By now you will have seen them somewhere – newspapers, bulletin boards, real-estate ads, wine bottles, magazines and so on.
These intriguing little boxes called QR Codes (Quick Response) have embedded information in them that can potentially be used in lesson plans, classroom projects, Smart Board activities … you name it.
Your smart phone will need a QR code reader. There are many free apps that can be downloaded for this purpose; a lot of them are absolutely free and will take a minute or less to install. I found one for my BlackBerry called “Simple Scanner”.
To create a code you can start by downloading a QR-Code generator from the Internet. I started using one called QR-Code generator ( shareware trial application).
You can also use online services that are free of charge.

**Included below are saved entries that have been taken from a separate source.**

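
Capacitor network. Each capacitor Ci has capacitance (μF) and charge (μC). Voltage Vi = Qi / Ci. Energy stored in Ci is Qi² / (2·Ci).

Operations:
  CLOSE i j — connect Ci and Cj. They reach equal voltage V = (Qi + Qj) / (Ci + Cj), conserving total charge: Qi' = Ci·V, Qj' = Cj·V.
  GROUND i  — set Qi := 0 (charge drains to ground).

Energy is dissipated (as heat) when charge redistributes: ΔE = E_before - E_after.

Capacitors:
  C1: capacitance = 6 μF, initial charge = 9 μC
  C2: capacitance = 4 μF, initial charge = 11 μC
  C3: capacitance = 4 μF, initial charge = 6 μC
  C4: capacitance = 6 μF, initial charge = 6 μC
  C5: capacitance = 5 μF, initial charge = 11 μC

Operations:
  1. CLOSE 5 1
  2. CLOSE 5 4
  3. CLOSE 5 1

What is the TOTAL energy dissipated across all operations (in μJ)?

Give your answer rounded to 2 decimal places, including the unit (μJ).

Answer: 1.85 μJ

Derivation:
Initial: C1(6μF, Q=9μC, V=1.50V), C2(4μF, Q=11μC, V=2.75V), C3(4μF, Q=6μC, V=1.50V), C4(6μF, Q=6μC, V=1.00V), C5(5μF, Q=11μC, V=2.20V)
Op 1: CLOSE 5-1: Q_total=20.00, C_total=11.00, V=1.82; Q5=9.09, Q1=10.91; dissipated=0.668
Op 2: CLOSE 5-4: Q_total=15.09, C_total=11.00, V=1.37; Q5=6.86, Q4=8.23; dissipated=0.913
Op 3: CLOSE 5-1: Q_total=17.77, C_total=11.00, V=1.62; Q5=8.08, Q1=9.69; dissipated=0.272
Total dissipated: 1.853 μJ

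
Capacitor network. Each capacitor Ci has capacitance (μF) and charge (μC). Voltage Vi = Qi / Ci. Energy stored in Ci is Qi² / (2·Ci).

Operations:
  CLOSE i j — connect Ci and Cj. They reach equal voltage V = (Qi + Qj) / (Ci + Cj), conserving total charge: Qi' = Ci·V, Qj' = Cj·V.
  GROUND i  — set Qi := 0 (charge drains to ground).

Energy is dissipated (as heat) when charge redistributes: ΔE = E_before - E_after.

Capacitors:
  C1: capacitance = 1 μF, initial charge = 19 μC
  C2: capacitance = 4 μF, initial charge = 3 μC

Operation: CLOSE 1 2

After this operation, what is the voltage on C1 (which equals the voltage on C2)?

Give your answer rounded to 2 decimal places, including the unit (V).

Initial: C1(1μF, Q=19μC, V=19.00V), C2(4μF, Q=3μC, V=0.75V)
Op 1: CLOSE 1-2: Q_total=22.00, C_total=5.00, V=4.40; Q1=4.40, Q2=17.60; dissipated=133.225

Answer: 4.40 V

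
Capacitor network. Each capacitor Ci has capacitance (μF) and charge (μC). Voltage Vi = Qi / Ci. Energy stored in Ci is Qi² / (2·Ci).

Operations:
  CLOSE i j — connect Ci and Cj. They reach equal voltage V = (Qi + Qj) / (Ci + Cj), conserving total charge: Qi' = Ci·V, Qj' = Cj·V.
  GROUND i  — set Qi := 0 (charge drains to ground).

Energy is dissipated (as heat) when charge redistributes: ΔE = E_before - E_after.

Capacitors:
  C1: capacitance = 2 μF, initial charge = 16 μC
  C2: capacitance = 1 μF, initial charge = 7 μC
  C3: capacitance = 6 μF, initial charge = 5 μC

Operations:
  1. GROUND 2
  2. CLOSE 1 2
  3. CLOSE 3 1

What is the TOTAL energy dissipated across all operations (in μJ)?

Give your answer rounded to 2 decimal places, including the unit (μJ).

Answer: 61.02 μJ

Derivation:
Initial: C1(2μF, Q=16μC, V=8.00V), C2(1μF, Q=7μC, V=7.00V), C3(6μF, Q=5μC, V=0.83V)
Op 1: GROUND 2: Q2=0; energy lost=24.500
Op 2: CLOSE 1-2: Q_total=16.00, C_total=3.00, V=5.33; Q1=10.67, Q2=5.33; dissipated=21.333
Op 3: CLOSE 3-1: Q_total=15.67, C_total=8.00, V=1.96; Q3=11.75, Q1=3.92; dissipated=15.188
Total dissipated: 61.021 μJ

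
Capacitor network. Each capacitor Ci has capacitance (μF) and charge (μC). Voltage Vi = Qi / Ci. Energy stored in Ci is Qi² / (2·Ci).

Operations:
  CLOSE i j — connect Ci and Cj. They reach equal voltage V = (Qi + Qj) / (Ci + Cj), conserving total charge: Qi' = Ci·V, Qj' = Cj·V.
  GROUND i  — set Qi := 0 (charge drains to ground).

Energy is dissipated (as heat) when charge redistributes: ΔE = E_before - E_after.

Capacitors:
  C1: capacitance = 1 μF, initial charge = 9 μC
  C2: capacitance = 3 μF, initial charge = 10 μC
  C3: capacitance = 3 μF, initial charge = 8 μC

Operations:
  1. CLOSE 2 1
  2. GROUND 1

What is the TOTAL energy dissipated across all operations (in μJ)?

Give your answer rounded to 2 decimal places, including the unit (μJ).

Initial: C1(1μF, Q=9μC, V=9.00V), C2(3μF, Q=10μC, V=3.33V), C3(3μF, Q=8μC, V=2.67V)
Op 1: CLOSE 2-1: Q_total=19.00, C_total=4.00, V=4.75; Q2=14.25, Q1=4.75; dissipated=12.042
Op 2: GROUND 1: Q1=0; energy lost=11.281
Total dissipated: 23.323 μJ

Answer: 23.32 μJ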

Just do a Google search for QR-Code generators and you will see the great variety of sources and applications available to you in an instant.

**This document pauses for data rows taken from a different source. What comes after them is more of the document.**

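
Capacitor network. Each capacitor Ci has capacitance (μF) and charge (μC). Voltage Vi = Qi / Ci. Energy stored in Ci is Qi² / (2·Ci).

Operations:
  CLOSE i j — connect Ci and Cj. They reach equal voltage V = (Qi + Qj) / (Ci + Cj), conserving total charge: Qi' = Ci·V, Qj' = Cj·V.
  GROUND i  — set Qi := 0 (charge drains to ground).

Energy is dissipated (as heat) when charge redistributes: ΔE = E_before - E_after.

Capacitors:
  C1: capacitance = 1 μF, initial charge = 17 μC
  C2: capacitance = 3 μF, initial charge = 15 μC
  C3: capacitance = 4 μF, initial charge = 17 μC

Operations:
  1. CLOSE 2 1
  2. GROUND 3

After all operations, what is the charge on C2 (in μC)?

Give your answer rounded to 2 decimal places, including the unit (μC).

Answer: 24.00 μC

Derivation:
Initial: C1(1μF, Q=17μC, V=17.00V), C2(3μF, Q=15μC, V=5.00V), C3(4μF, Q=17μC, V=4.25V)
Op 1: CLOSE 2-1: Q_total=32.00, C_total=4.00, V=8.00; Q2=24.00, Q1=8.00; dissipated=54.000
Op 2: GROUND 3: Q3=0; energy lost=36.125
Final charges: Q1=8.00, Q2=24.00, Q3=0.00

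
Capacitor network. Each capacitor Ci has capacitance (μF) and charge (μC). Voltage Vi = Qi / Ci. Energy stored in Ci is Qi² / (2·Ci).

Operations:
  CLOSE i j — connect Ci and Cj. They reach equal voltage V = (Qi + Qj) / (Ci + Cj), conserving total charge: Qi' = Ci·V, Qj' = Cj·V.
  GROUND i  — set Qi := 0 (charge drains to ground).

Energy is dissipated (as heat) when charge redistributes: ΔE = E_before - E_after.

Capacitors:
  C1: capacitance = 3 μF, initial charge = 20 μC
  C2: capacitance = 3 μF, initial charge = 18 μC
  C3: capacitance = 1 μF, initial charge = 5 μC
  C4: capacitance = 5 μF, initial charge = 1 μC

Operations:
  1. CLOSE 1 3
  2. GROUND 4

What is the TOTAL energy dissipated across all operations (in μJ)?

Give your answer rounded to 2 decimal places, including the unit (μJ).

Initial: C1(3μF, Q=20μC, V=6.67V), C2(3μF, Q=18μC, V=6.00V), C3(1μF, Q=5μC, V=5.00V), C4(5μF, Q=1μC, V=0.20V)
Op 1: CLOSE 1-3: Q_total=25.00, C_total=4.00, V=6.25; Q1=18.75, Q3=6.25; dissipated=1.042
Op 2: GROUND 4: Q4=0; energy lost=0.100
Total dissipated: 1.142 μJ

Answer: 1.14 μJ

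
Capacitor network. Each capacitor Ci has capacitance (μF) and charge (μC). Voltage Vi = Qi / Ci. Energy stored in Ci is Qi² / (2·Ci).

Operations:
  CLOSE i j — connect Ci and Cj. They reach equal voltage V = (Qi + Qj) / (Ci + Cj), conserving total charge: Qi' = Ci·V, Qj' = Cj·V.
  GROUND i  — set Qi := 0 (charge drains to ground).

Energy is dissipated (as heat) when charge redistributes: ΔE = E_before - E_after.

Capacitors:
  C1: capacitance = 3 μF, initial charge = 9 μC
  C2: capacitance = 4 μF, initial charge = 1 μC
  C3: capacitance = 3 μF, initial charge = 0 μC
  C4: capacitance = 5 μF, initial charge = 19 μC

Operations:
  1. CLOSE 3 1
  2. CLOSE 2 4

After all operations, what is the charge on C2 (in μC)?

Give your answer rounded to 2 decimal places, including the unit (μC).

Answer: 8.89 μC

Derivation:
Initial: C1(3μF, Q=9μC, V=3.00V), C2(4μF, Q=1μC, V=0.25V), C3(3μF, Q=0μC, V=0.00V), C4(5μF, Q=19μC, V=3.80V)
Op 1: CLOSE 3-1: Q_total=9.00, C_total=6.00, V=1.50; Q3=4.50, Q1=4.50; dissipated=6.750
Op 2: CLOSE 2-4: Q_total=20.00, C_total=9.00, V=2.22; Q2=8.89, Q4=11.11; dissipated=14.003
Final charges: Q1=4.50, Q2=8.89, Q3=4.50, Q4=11.11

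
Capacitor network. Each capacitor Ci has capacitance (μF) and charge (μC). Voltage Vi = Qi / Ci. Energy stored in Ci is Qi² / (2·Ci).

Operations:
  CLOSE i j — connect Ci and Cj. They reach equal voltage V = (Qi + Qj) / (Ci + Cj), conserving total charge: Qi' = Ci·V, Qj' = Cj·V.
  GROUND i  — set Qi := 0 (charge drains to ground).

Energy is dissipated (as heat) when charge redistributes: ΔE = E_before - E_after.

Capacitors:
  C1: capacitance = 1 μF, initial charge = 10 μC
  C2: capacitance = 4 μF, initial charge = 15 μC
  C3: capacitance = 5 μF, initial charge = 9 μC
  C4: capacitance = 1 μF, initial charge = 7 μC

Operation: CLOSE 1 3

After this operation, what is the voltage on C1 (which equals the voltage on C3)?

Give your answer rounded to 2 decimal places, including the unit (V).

Initial: C1(1μF, Q=10μC, V=10.00V), C2(4μF, Q=15μC, V=3.75V), C3(5μF, Q=9μC, V=1.80V), C4(1μF, Q=7μC, V=7.00V)
Op 1: CLOSE 1-3: Q_total=19.00, C_total=6.00, V=3.17; Q1=3.17, Q3=15.83; dissipated=28.017

Answer: 3.17 V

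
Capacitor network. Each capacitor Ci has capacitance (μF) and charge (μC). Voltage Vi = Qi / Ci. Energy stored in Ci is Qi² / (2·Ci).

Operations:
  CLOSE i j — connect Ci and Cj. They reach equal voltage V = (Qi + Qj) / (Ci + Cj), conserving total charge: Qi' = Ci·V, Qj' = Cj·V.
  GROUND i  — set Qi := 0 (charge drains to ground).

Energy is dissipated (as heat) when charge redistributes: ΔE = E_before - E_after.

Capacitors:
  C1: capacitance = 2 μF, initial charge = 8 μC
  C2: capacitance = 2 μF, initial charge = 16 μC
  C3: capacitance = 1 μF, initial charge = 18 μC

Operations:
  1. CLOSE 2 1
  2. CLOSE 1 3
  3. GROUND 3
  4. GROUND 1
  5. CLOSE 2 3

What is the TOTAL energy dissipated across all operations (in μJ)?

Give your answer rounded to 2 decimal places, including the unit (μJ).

Initial: C1(2μF, Q=8μC, V=4.00V), C2(2μF, Q=16μC, V=8.00V), C3(1μF, Q=18μC, V=18.00V)
Op 1: CLOSE 2-1: Q_total=24.00, C_total=4.00, V=6.00; Q2=12.00, Q1=12.00; dissipated=8.000
Op 2: CLOSE 1-3: Q_total=30.00, C_total=3.00, V=10.00; Q1=20.00, Q3=10.00; dissipated=48.000
Op 3: GROUND 3: Q3=0; energy lost=50.000
Op 4: GROUND 1: Q1=0; energy lost=100.000
Op 5: CLOSE 2-3: Q_total=12.00, C_total=3.00, V=4.00; Q2=8.00, Q3=4.00; dissipated=12.000
Total dissipated: 218.000 μJ

Answer: 218.00 μJ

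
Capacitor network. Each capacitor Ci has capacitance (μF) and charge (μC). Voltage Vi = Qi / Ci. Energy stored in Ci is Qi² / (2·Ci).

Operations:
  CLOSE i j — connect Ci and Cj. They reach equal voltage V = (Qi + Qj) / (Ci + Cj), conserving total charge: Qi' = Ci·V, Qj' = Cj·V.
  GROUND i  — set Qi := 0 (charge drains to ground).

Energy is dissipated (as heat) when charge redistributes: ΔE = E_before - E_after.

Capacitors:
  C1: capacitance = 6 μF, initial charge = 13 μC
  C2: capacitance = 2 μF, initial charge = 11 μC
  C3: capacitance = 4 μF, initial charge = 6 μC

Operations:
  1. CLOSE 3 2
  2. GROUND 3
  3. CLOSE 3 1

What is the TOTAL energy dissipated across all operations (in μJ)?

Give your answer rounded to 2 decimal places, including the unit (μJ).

Answer: 32.36 μJ

Derivation:
Initial: C1(6μF, Q=13μC, V=2.17V), C2(2μF, Q=11μC, V=5.50V), C3(4μF, Q=6μC, V=1.50V)
Op 1: CLOSE 3-2: Q_total=17.00, C_total=6.00, V=2.83; Q3=11.33, Q2=5.67; dissipated=10.667
Op 2: GROUND 3: Q3=0; energy lost=16.056
Op 3: CLOSE 3-1: Q_total=13.00, C_total=10.00, V=1.30; Q3=5.20, Q1=7.80; dissipated=5.633
Total dissipated: 32.356 μJ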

Regardless what path or source you choose to create a QR-code the result is the same. The information you embed into these codes will be transformed into an image file (jpg) that can be easily added to any document, hardcopy or online.

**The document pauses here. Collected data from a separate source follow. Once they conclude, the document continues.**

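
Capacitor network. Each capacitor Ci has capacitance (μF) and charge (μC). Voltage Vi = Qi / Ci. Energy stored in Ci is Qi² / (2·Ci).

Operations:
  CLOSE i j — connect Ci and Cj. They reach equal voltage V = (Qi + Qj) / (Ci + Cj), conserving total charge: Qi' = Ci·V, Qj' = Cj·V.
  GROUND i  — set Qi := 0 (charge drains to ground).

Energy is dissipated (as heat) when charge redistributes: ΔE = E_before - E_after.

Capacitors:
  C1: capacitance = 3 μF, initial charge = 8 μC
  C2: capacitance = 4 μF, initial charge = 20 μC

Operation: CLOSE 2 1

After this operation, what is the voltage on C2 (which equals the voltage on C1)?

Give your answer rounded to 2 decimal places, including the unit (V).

Initial: C1(3μF, Q=8μC, V=2.67V), C2(4μF, Q=20μC, V=5.00V)
Op 1: CLOSE 2-1: Q_total=28.00, C_total=7.00, V=4.00; Q2=16.00, Q1=12.00; dissipated=4.667

Answer: 4.00 V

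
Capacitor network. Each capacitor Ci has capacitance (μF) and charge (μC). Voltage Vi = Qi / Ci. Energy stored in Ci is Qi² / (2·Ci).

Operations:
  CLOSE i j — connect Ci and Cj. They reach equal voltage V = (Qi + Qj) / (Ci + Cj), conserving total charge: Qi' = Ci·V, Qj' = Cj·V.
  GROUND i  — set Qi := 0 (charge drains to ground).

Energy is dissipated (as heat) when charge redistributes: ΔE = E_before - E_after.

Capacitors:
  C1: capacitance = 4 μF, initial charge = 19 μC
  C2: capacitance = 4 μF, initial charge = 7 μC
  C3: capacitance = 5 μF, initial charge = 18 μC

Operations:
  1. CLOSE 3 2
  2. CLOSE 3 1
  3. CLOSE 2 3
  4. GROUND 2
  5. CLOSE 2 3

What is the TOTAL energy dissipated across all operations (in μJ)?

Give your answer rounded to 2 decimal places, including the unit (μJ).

Initial: C1(4μF, Q=19μC, V=4.75V), C2(4μF, Q=7μC, V=1.75V), C3(5μF, Q=18μC, V=3.60V)
Op 1: CLOSE 3-2: Q_total=25.00, C_total=9.00, V=2.78; Q3=13.89, Q2=11.11; dissipated=3.803
Op 2: CLOSE 3-1: Q_total=32.89, C_total=9.00, V=3.65; Q3=18.27, Q1=14.62; dissipated=4.322
Op 3: CLOSE 2-3: Q_total=29.38, C_total=9.00, V=3.26; Q2=13.06, Q3=16.32; dissipated=0.854
Op 4: GROUND 2: Q2=0; energy lost=21.317
Op 5: CLOSE 2-3: Q_total=16.32, C_total=9.00, V=1.81; Q2=7.25, Q3=9.07; dissipated=11.843
Total dissipated: 42.138 μJ

Answer: 42.14 μJ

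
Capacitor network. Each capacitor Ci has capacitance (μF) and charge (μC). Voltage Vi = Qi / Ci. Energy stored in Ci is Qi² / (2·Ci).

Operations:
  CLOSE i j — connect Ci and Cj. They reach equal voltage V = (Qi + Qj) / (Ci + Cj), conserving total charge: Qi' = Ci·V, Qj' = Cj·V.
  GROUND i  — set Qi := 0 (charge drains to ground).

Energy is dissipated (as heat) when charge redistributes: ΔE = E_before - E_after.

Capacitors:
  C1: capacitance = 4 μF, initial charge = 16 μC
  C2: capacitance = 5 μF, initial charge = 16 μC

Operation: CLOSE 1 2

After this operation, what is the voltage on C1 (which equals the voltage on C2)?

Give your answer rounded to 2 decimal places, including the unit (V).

Initial: C1(4μF, Q=16μC, V=4.00V), C2(5μF, Q=16μC, V=3.20V)
Op 1: CLOSE 1-2: Q_total=32.00, C_total=9.00, V=3.56; Q1=14.22, Q2=17.78; dissipated=0.711

Answer: 3.56 V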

These funny looking “scribble boxes” can be used (aside for all the existing commercial applications) in a variety of educational contexts and contents because they are a fun way to deliver information to students in different settings and through different media (print, online, posters).
Students will use their QR-Codes scanners on their smart phones and retrieve their homework instructions, assessments, comments and feedback, marks , instruction for assignments , lab report data etc.
Parent could receive information this way too! But that’s another Blog Post!